Rumours of a rip-off while plots lie idle

10 April 2018 | Government

While many local authorities across the country are finding it difficult to provide serviced land for people to construct houses, the Oshakati town council has about 3 800 serviced plots that are lying idle.

Oshakati, with the assistance of the government through the urban and rural development ministry, has spent more than N$250 million on a mass land servicing programme.

In the past two years Oshakati managed to service 4 402 plots of which 505 have been built on. Stakeholders have described this as disappointing, saying that the construction of homes must take priority over the servicing of land. Namibian Sun has been reliably informed that at Ekuku township, where N$97 million was spent on servicing 2 212 plots, only 268 houses have been constructed, while at Extension 16, where N$74 million was used to service 270 plots, only 22 houses have been constructed so far.

Last year in August, council announced that 978 plots were serviced to the tune of N$140 million at Ehenye. This brings the total number of serviced plots at Ehenye to 1 437 where only 215 houses have been constructed.

In an interview with Namibian Sun, Oshakati's CEO Werner Iita did not deny that the pace of the construction of houses is very slow, especially at Extension 16 which is an area for the higher income group.

As for areas such as Ekuku and Ehenye, Iita explained that the plots were recently developed and handed over, and that construction of houses is expected to start soon.

“Those plots have been allocated to people and developers have been appointed which means construction will start soon,” Iita said.

He however pointed out that the delay can be attributed to the process of financial institutions approving loans for the beneficiaries.

However, the council has been criticised for not allowing beneficiaries to construct homes with developers of their own choice.

Only the residents at Extension 16 are allowed to construct with a developer of their choice because it is a higher income area.

Council argues that the system of providing a developer serviced plots to construct houses is faster but, residents say this makes room for the developers to hike prices to maximise profits.

Oshakati, with an estimate population of 60 000, has a housing backlog of 10 420 of which 3 551 plots have been allocated already.

Last year, seven developers were approved by the council to construct 70 houses each.

The proposals made by the developers indicate that they do not have an exact price for each type of house they will construct.

When asked whether the council regulates how much a developer can charge, Iita said they do not and they only intervene when a complaint is brought to the council's office.

Namibian Sun has been informed that once a resident takes his pre-approved loan to the developer, the developer sets the price on the pre-approved loan and not the price which was presented to council.

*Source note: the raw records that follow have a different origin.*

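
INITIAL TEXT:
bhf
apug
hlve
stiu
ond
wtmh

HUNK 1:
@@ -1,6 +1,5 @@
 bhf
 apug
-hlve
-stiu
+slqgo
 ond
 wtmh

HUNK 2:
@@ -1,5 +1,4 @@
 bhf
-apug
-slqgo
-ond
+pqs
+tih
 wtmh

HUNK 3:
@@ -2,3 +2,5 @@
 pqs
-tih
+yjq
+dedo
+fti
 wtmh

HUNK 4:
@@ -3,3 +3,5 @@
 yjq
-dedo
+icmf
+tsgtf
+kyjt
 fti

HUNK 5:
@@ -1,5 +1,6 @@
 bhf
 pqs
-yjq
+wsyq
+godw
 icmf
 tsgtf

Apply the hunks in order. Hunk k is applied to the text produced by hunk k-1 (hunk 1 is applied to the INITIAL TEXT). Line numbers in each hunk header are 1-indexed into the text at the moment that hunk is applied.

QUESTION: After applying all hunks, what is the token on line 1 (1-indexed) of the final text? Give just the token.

Hunk 1: at line 1 remove [hlve,stiu] add [slqgo] -> 5 lines: bhf apug slqgo ond wtmh
Hunk 2: at line 1 remove [apug,slqgo,ond] add [pqs,tih] -> 4 lines: bhf pqs tih wtmh
Hunk 3: at line 2 remove [tih] add [yjq,dedo,fti] -> 6 lines: bhf pqs yjq dedo fti wtmh
Hunk 4: at line 3 remove [dedo] add [icmf,tsgtf,kyjt] -> 8 lines: bhf pqs yjq icmf tsgtf kyjt fti wtmh
Hunk 5: at line 1 remove [yjq] add [wsyq,godw] -> 9 lines: bhf pqs wsyq godw icmf tsgtf kyjt fti wtmh
Final line 1: bhf

Answer: bhf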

“The developers are ripping the people off by asking them to go to the back and get a pre-approved loan. If they see you qualify for N$800 000, they will refuse to construct a N$280 000 house for you. Out of desperation you will end up settling for a N$700 000 house because they will tell you to take it or leave it as there many other buyers,” a concerned stakeholder explained.

When contacted for comment urban and rural development minister Peya Mushelenga said he could not talk about the affairs of Oshakati as he had not visited the Oshana Region yet.

Gerson Keendjele, the owner of Okau General Dealers, one of the contractors who have been allocated 70 plots to construct houses, he said that they have not commenced with the construction of houses because they are still busy with clients securing approvals from the bank.

The agreement between council and the developers is that they should commence with the construction of houses within eight months after ministerial approval and failure in doing so, will cause the allocation to be withdrawn.